Download or read book New York New Amsterdam written by Martine Gosselink and published by . This book was released on 2009 with total page 232 pages. Available in PDF, EPUB and Kindle. Book excerpt: Geschiedenis in woord en beeld van Nieuw-Amsterdam, het latere New York, vanaf de ontdekking van Manhattan door Henry Hudson in 1609 tot aan de overgave van de Nederlandse kolonie aan de Engelsen in 1664.
Download or read book Spaces of Enslavement written by Andrea C. Mosterman and published by Cornell University Press. This book was released on 2021-10-15 with total page 158 pages. Available in PDF, EPUB and Kindle.

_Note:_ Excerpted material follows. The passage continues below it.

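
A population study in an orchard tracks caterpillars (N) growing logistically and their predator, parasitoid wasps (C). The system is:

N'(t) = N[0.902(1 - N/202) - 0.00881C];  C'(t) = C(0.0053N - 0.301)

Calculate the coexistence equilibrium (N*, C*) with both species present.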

Book excerpt: In Spaces of Enslavement, Andrea C. Mosterman addresses the persistent myth that the colonial Dutch system of slavery was more humane. Investigating practices of enslavement in New Netherland and then in New York, Mosterman shows that these ways of racialized spatial control held much in common with the southern plantation societies. In the 1620s, Dutch colonial settlers brought slavery to the banks of the Hudson River and founded communities from New Amsterdam in the south to Beverwijck near the terminus of the navigable river. When Dutch power in North America collapsed and the colony came under English control in 1664, Dutch descendants continued to rely on enslaved labor. Until 1827, when slavery was abolished in New York State, slavery expanded in the region, with all free New Yorkers benefitting from that servitude. Mosterman describes how the movements of enslaved persons were controlled in homes and in public spaces such as workshops, courts, and churches. She addresses how enslaved people responded to regimes of control by escaping from or modifying these spaces so as to expand their activities within them. Through a close analysis of homes, churches, and public spaces, Mosterman shows that, over the course of the seventeenth and eighteenth centuries, the region's Dutch communities were engaged in a daily struggle with Black New Yorkers who found ways to claim freedom and resist oppression. Spaces of Enslavement writes a critical and overdue chapter on the place of slavery and resistance in the colony and young state of New York.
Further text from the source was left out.